Jenny Block says equality is not about payback

There appears to be some confusion and it deserves — it demands — some straightening out.

Simply put: Just because you got less in the past doesn’t mean you get more now. The goal is equality, but there’s no room for backfill. If we were to do that, other people would have to get less. If you were shushed as a child and never allowed to talk, you may feel as if you deserve more talking space now. But it doesn’t work that way. If you were abused as a child, yelled at, harmed, there’s no making up for that by hurting others now. You can’t expect “extra” from people … extra attention, more jobs. Whatever.

It might seem unfair. It is unfair that you were treated poorly. But it doesn’t give you an all-access card to the future. If things worked that way, women would have it all and men would be licking their boots. If things worked that way, Jews would have it all and Germans would be their lifetime butlers. If that were true, African-Americans would be the slave owners and their former masters would be picking their cotton. But equality means equality for all.

Life isn’t about retribution … or it shouldn’t be, because it can’t be. Nothing can pay women back for the rape and abuse and inability to control their own lives and bodies visited upon them for centuries. Nothing magic want can bring back 6 million murdered in the Holocaust. Nothing can undo the literal and figurative wounds and scars of kidnapping and enslaving an entire race of people.

The same is true in relationships. It sucks if your last partner always tried to one up you or interrupted you or yelled at you or made you feel small. But it’s not “standing up for yourself” if you do that to your next partner. The next person in your life is not there to make up for the wrongs of the last. They are a whole new person with a whole new slate and if you want a relationship with that person, you can’t cast upon them the sins of their predecessors.

There’s a second arm to this, which is that you don’t get more for doing more. Every mom knows that. She does all the things and is lucky to get a thank you. Hopefully she does those things because she wants to, she chooses to, she loves her family. If she’s doing it for accolades, she’s fighting an uphill battle.

If you did all the things for your last partner, that in no way means this new partner is supposed to do all the things for you.

It’s not a matter of it being your turn. If you do all the things for your new partner because you want the positive reaction that your former partner didn’t give you, that’s a non-starter. A new relationship is not a do-over or a make-up or anything of the like. It’s a whole new game with all new rules and a brand new player. There’s no chance of an equal partnership if the new partner’s role is to make up for your last partner’s behavior. That’s not equality.

Equality isn’t a pie. But if you need it to be, then the metaphor goes like this: There is enough for everyone to have a piece.

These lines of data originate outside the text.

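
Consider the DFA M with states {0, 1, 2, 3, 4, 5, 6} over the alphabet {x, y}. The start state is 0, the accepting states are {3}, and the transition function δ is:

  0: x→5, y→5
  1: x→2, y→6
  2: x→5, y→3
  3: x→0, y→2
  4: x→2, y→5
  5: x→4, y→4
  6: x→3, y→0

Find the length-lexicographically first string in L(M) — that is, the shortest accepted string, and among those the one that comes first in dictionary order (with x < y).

A breadth-first search from 0 reaches an accepting state first via the path 0 → 5 → 4 → 2 → 3 on input xxxy.
No string of length < 4 is accepted (BFS exhausts all shorter strings without reaching an accepting state), and xxxy is the lexicographically least accepting string of length 4.

xxxy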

One piece. Their share. That means that if you take more than your share, someone has to do without. Even if you didn’t get any pie in the past or your piece was tiny or your piece was stale or your piece was strawberry and your allergic, you still only get your share now. And your share is equal to everyone else’s regardless of the past. In relationships and in life, there are no slices of retribution pie.

The thing is, life isn’t fair. It isn’t. Kim gets to be a Kardashian and you don’t. Meghan gets to be a real life princess and you don’t. Lottery winners get to throw their money into the wind and you don’t. That’s just the way it goes.

You don’t get more now because you got less in the past because if you do, someone else suffers. And their suffering now might feel good in that moment but it doesn’t actually fix anything. It just sets the cycle in motion, an endless cycle of retribution and inequality. I’m not talking about punishing criminals. They belong in jail. I’m talking about expecting payback from society at large or a specific partner who is not the doer of the wrong against you.

Here’s how we end the cycle. We do what the Jews who escaped and survived the Holocaust did: They made lives for themselves and ensured a better life for their children. There was no retribution. There was no government assistance. There was no one paying them back for the crimes committed against them (other than the justice of prosecuting the Nazis). There was coming to a country where they didn’t speak the language and knew no one and they had nothing. So the first person helped the next and so on and so on. No one said, “You owe me” or “I can’t.”

Here’s the thing: Ultimately you’re not going to get more than your fair share. The world isn’t going to pay you back. Some days I wish it would. But, as the saying goes, if wishes were fishes, we’d all be swimming in the sea.

And so it goes with relationships. You don’t get paid back for the damages done by partners past. And you don’t get to punish the next partner for that past partner’s sins. I mean you can, but the new one won’t stay long if you do. (Well, she shouldn’t anyway.)

The vast majority of us have been hurt. Too many of us have been assaulted and abused or wronged or controlled or mistreated … by the world at large and by our very own partners. That’s the past. Now, all we have is, well, now. So right here, right now, let’s commit to equality for all the people for all the partners for all relationships, intimate or otherwise.

Let’s commit to not expecting those in our present to make up for the past. Let’s commit to ending the cycle. Let’s commit to fairly slicing the pie.